Netaji Nagar is a locality of South Kolkata in West Bengal, India. It is a part of Tollygunge area. It is named after the famous freedom fighter Netaji Subhash Chandra Bose.

==Geography==
===Police district===
Netaji Nagar police station is in the South Suburban division of Kolkata Police. It is located at 9, Puratan Bazar, Hari Mohan Primary School, Kolkata-700092.

In 2014, Netaji Nagar police station was carved out of the jurisdiction of Patuli police station.

Patuli Women police station has jurisdiction over all police districts under the jurisdiction of South Suburban Division i.e. Netaji Nagar, Jadavpur, Kasba, Regent Park, Bansdroni, Garfa and Patuli.

===Location and neighbourhood===
It predominantly has lower to medium class residential area. Most of the people are Bengali Hindu refugee from East Pakistan, who were given land by government to rehabilitate them. They have settled here after 1947 partition of India. In the recent times people of all ethnicity including the old refugees live here. Starting from a refugee colony, the locality has grown both in size and facilities and has become one of the most Important localities of South Kolkata.

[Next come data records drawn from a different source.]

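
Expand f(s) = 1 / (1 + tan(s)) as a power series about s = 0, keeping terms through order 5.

-32*s^5/15 + 5*s^4/3 - 4*s^3/3 + s^2 - s + 1

Expand as Σ (-1)^k u^k with u equal to the inner function's series.
f(0) = 1
f′(0) = -1
f′′(0) = 2
f′′′(0) = -8
f^(4)(0) = 40
f^(5)(0) = -256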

Recently, many Gujarati diaspora of Kolkata have preferred to live in this locality, who have shifted from prime Bhowanipore area of city and have also built a Jain temple in locality.

The PIN code for this area is 700040/92.

==Education==
Among educational institution are Netaji Nagar Day College, Netaji Nagar College for Women and Netaji Nagar Evening College, The Future Foundation School, Kolkata, Narmada School, Netaji Nagar Vidya Mandir & Netaji Nagar Balika Vidyamamdir.

==Transport==
The area is served by large arterial road named Netaji Subhash Chandra Bose Road, which connects Tollygunge to Garia. The area is located on the Blue Line Metro, which connects Garia with Dakhineswar. The nearest Metro staions are Tollygunj Metro Station and Masterda Surya Sen metro station (Bansdroni).

==Culture==
There was a cinema hall named Malancha nearby, which was a major landmark before its services were shut down.